Thanks to everyone who attended our VMware session. We had a great question from our audience on the initial Monster VM findings: How was the network configured?
In the presentation we showcased how three large Oracle RAC virtual machines were vMotioned using three scenarios:
- vMotion of monster VM on server A to server B. The final state was server A with no virtual machines and server B with two monster virtual machines. Total memory size of the vMotion was 156 GB.
- vMotion of monster VM from server A to server B AND monster VM from server B to server A. The final state was sever A had the VM originally from server B and server B had the monster VM from server A. Total memory size to vMotion 312G.
- vMotion of all three monster VMs: The VM on server C moves to server A and the VM on server A moves to server B and the VM on server B moves to server C. We have nicked named this the "merry-go-round" scenario. Total memory size to vMotion 468 GB.
All the vMotion scenarios were part of an Oracle RAC configuration with each virtualized node heavily loaded using Benchmark Factory. Our goal was to place extreme stress on Oracle RAC nodes and VMware infrastructure to validate that there was absolutely no data loss during the vMotion tests.
Here is how the network topology was configured for the monster VM study. Please keep in mind that this might change with the final release of the study as we are working hard to show the best possible performance.
We are using four IP networks in the test:
1) VMware-private vMotion network
2) Public Oracle-Application network – e.g., SQL queries
3) OS and VMware management network
4) Private Oracle-RAC interconnect
The VMware-private vMotion network:
To optimize the vMotion of the monster VMware Oracle VMs this network was segregated from the others and used two dedicated NICs on each Cisco UCS blade. Additionally, the vMotion network has it own Virtual LAN (VLAN), VMkernel ports (commonly called, "VMK") and distributed vSwitch.
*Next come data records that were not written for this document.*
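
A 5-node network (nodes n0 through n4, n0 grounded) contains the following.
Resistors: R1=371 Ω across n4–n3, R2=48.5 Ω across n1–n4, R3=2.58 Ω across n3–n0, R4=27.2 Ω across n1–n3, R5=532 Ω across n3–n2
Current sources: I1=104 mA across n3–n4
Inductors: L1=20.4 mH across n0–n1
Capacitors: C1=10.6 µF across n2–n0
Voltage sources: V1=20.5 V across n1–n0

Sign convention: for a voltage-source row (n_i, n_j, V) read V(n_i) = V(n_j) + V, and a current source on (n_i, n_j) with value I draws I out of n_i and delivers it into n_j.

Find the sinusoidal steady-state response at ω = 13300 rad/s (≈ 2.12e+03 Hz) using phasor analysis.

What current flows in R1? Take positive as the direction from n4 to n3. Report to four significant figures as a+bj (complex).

MNA unknowns: 4 node voltages V₁..V_4 plus 1 source current (V1)
R1: Y=0.002695+0.000j on G[4,3]
I1: z[3]−=0.104, z[4]+=0.104
L1: Y=0.000-0.003686j on G[0,1]
R2: Y=0.02062+0.000j on G[1,4]
R3: Y=0.3876+0.000j on G[3,0]
C1: Y=0.000+0.1410j on G[2,0]
R4: Y=0.03676+0.000j on G[1,3]
R5: Y=0.001880+0.000j on G[3,2]
V1: row V1−V0=20.5, i_V1 at 1,0
solve → V1=20.50+0.000j, V2=0.0002934-0.02210j, V3=1.658-9.692e-05j, V4=22.78-1.120e-05j
aux → i_V1=-0.6457+0.07555j

0.05694+2.310e-07j A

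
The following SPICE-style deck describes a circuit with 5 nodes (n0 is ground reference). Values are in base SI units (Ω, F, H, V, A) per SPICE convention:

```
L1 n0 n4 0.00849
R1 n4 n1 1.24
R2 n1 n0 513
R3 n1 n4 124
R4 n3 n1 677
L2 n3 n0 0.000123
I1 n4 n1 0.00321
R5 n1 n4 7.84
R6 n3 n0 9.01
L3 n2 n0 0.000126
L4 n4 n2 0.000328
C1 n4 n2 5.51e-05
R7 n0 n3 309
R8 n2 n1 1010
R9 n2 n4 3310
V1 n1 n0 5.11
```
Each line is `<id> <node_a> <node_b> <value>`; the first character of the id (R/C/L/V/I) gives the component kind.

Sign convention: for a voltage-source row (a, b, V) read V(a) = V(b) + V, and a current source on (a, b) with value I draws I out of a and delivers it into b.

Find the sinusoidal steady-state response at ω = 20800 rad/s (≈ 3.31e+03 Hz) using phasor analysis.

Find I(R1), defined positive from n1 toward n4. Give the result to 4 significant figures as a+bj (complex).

1.254-1.890j A

Element admittances at ω=20800 rad/s:
  Y(L1) = 0.000-0.005663j S between n0,n4
  Y(R1) = 0.8065+0.000j S between n4,n1
  Y(R2) = 0.001949+0.000j S between n1,n0
  Y(R3) = 0.008065+0.000j S between n1,n4
  Y(R4) = 0.001477+0.000j S between n3,n1
  Y(L2) = 0.000-0.3909j S between n3,n0
  I1: injects 0.00321 A into n1 (from n4)
  Y(R5) = 0.1276+0.000j S between n1,n4
  Y(R6) = 0.1110+0.000j S between n3,n0
  Y(L3) = 0.000-0.3816j S between n2,n0
  Y(L4) = 0.000-0.1466j S between n4,n2
  Y(C1) = 0.000+1.146j S between n4,n2
  Y(R7) = 0.003236+0.000j S between n0,n3
  Y(R8) = 0.0009901+0.000j S between n2,n1
  Y(R9) = 0.0003021+0.000j S between n2,n4
  V1: constraint V(n1)−V(n0) = 5.11
Assemble and solve the 5×5 MNA system:
  V(n1)=5.110+0.000j  V(n2)=5.744+3.793j  V(n3)=0.005256+0.01776j  V(n4)=3.555+2.344j
  i(V1)=-1.478+2.212j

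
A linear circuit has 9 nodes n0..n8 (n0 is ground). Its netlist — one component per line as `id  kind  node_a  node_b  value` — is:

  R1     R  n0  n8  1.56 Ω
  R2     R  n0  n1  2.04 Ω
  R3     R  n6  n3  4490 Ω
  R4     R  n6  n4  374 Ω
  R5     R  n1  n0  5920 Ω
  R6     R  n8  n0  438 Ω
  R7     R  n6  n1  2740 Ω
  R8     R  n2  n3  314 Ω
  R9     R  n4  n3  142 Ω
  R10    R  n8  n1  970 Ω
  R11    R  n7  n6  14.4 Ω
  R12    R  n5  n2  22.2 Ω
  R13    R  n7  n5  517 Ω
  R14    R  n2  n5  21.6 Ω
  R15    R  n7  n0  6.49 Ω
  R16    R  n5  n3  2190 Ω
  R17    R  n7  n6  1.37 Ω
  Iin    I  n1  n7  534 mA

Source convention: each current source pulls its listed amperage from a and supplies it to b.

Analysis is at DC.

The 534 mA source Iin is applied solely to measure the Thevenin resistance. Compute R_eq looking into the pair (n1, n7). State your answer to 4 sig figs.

MNA unknowns: 8 node voltages V₁..V_8
R1: Y=0.6410 on G[0,8]
R2: Y=0.4902 on G[0,1]
R3: Y=0.0002227 on G[6,3]
R4: Y=0.002674 on G[6,4]
R5: Y=0.0001689 on G[1,0]
R6: Y=0.002283 on G[8,0]
R7: Y=0.0003650 on G[6,1]
R8: Y=0.003185 on G[2,3]
R9: Y=0.007042 on G[4,3]
R10: Y=0.001031 on G[8,1]
R11: Y=0.06944 on G[7,6]
R12: Y=0.04505 on G[5,2]
R13: Y=0.001934 on G[7,5]
R14: Y=0.04630 on G[2,5]
R15: Y=0.1541 on G[7,0]
R16: Y=0.0004566 on G[5,3]
R17: Y=0.7299 on G[7,6]
Iin: z[1]−=0.534, z[7]+=0.534
solve → V1=-1.083, V2=3.454, V3=3.454, V4=3.453, V5=3.454, V6=3.453, V7=3.455, V8=-0.001733

R_eq = 8.499 Ω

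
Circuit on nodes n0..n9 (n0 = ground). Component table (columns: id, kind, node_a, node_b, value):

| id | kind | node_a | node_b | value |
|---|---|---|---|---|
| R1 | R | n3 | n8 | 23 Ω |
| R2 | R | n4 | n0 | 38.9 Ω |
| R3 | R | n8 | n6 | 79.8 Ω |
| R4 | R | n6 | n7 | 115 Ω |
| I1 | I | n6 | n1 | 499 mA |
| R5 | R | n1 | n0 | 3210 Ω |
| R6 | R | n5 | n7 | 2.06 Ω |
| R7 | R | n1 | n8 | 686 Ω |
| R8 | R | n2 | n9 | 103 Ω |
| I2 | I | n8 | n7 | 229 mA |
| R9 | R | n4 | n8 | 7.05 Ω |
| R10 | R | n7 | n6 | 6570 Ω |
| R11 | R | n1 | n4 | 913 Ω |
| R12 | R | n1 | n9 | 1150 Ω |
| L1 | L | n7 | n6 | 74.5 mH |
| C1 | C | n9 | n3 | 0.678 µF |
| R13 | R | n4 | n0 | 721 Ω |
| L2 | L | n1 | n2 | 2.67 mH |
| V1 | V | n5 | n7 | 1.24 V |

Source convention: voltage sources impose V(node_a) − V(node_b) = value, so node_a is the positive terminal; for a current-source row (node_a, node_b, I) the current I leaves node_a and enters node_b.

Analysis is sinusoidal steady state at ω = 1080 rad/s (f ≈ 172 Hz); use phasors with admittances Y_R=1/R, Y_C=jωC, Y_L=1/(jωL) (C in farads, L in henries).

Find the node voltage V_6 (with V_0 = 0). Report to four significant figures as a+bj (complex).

-24.94+0.8500j V

Apply KCL at each of the 9 non-ground nodes and solve the resulting linear system.
Node n1: branches {I1, R5, R7, R11, R12, L2} → V_1 = 158.0-39.53j
Node n2: branches {R8, L2} → V_2 = 158.3-39.63j
Node n3: branches {R1, C1} → V_3 = -2.488+3.494j
Node n4: branches {R2, R9, R11, R13} → V_4 = -1.816+0.4545j
Node n5: branches {R6, V1} → V_5 = -15.00+13.08j
Node n6: branches {R3, R4, I1, R10, L1} → V_6 = -24.94+0.8500j
Node n7: branches {R4, R6, I2, R10, L1, V1} → V_7 = -16.24+13.08j
Node n8: branches {R1, R3, R7, I2, R9} → V_8 = -3.397+0.8500j
Node n9: branches {R8, R12, C1} → V_9 = 154.5-50.49j
Source currents: i(V1)=-0.6019+0.000j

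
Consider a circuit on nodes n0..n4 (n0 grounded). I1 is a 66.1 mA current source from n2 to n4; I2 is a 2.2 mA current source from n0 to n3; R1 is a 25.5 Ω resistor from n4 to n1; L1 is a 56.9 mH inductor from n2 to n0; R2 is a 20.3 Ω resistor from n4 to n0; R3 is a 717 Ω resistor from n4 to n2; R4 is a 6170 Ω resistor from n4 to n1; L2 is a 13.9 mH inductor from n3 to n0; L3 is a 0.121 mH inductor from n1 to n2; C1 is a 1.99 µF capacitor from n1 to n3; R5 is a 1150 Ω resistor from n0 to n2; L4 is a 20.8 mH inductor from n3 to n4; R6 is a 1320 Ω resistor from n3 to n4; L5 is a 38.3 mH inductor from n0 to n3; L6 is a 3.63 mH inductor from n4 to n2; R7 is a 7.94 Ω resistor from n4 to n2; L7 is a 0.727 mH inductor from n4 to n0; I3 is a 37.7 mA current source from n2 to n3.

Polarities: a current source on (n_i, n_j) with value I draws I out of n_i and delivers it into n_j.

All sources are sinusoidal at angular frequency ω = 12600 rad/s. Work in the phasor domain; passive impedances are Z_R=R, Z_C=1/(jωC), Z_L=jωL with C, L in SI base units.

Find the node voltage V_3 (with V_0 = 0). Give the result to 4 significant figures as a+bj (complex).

-0.07157-2.578j V

Apply KCL at each of the 4 non-ground nodes and solve the resulting linear system.
Node n1: branches {R1, R4, L3, C1} → V_1 = -0.1088+0.2357j
Node n2: branches {I1, L1, R3, L3, R5, L6, R7, I3} → V_2 = -0.1116+0.1166j
Node n3: branches {I2, L2, C1, L4, R6, L5, I3} → V_3 = -0.07157-2.578j
Node n4: branches {I1, R1, R2, R3, R4, L4, R6, L6, R7, L7} → V_4 = 0.08242+0.1661j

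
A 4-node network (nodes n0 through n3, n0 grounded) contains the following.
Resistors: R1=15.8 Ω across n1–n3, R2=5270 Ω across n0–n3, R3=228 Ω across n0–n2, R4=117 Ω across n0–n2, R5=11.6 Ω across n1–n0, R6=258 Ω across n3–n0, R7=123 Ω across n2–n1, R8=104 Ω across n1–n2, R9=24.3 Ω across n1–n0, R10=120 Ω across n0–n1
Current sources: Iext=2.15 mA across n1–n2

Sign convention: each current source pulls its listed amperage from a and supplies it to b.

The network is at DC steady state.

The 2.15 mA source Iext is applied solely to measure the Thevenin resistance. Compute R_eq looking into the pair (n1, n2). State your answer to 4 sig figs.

R_eq = 33.81 Ω

Apply KCL at each of the 3 non-ground nodes and solve the resulting linear system.
Node n1: branches {R1, R5, R7, R8, R9, R10, Iext} → V_1 = -0.006166
Node n2: branches {R3, R4, R7, R8, Iext} → V_2 = 0.06652
Node n3: branches {R1, R2, R6} → V_3 = -0.005794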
Using two VMkernel ports provides the opportunity to optimize vMotion for improved throughput. The process involves creating the VMkernel ports on a virtual switch (vSwitch) with different IP addresses. Next mark them to be used by vMotion and edit their NIC teaming settings so that they use different vSwitch uplink as the active uplink.
For example, if vmnic0 and vmnic1 are the uplinks to your virtual switch where these port groups are located. In the vSwitch two port groups are created and they are called, “vmotion1” and “vmotion2”. In the vmotion1 group you would configure the use of vmnic0 as active and vmnic1 as standby. In vmotion2 group you would configure vmnic1 as active and vmnic0 as standby.
Table name: NIC Teaming
Here are some references to read about VMkernel ports:
Once completed the private vMotion network will use multiple NICs for vMotion migration. With very busy Oracle databases the change rate in memory can be challenging to execution of vMotion. The use of multiple VMK ports, dedicated NICs and VLAN optimizes vMotion of monster VMs supporting Oracle RAC nodes very quickly and with no data loss.
Watch for these vMotion times to improve but our initial testing has shown:
- One 156 GB memory VM used 10 Gbps of bandwidth and completed 81 seconds
- Two 312 GB memory VMs used 14 Gbps of bandwidth and completed in 121 seconds
- Three 468 GB memory VMs used 11 Gbps of bandwidth and completeed in 173 seconds
The three non-vMotion networks share two NICs on each Cisco UCS blade and share one distributed vSwitch. Traffic was isolated using a VLAN for each of the three networks:
- 1. Public Oracle application network
- 2. OS and VMware management network
- 3. Private Oracle RAC interconnect network
Presentation of NICs:
The Cisco UCS NICs are presented to the VMware hosts (ESXi hypervisor) as 20 GbE devices. The vmxnet3 vNIC from the hypervisor to the virtual machines are presented as 10GbE devices.
The use of Multiple NIC vMotion is a design guideline meant to improve the performance of vMotion for production databases. In a perfect world DBAs and VMware administrators would rarely have to consider moving RAC nodes from one server to another. Architecting for the unplanned means reviewing the multi-NIC approach and incorporating the design in the case you should ever have the need to vMotion one or more RAC nodes. Thanks again for joining our session at VMworld and look for more blogs from Oracle OpenWorld.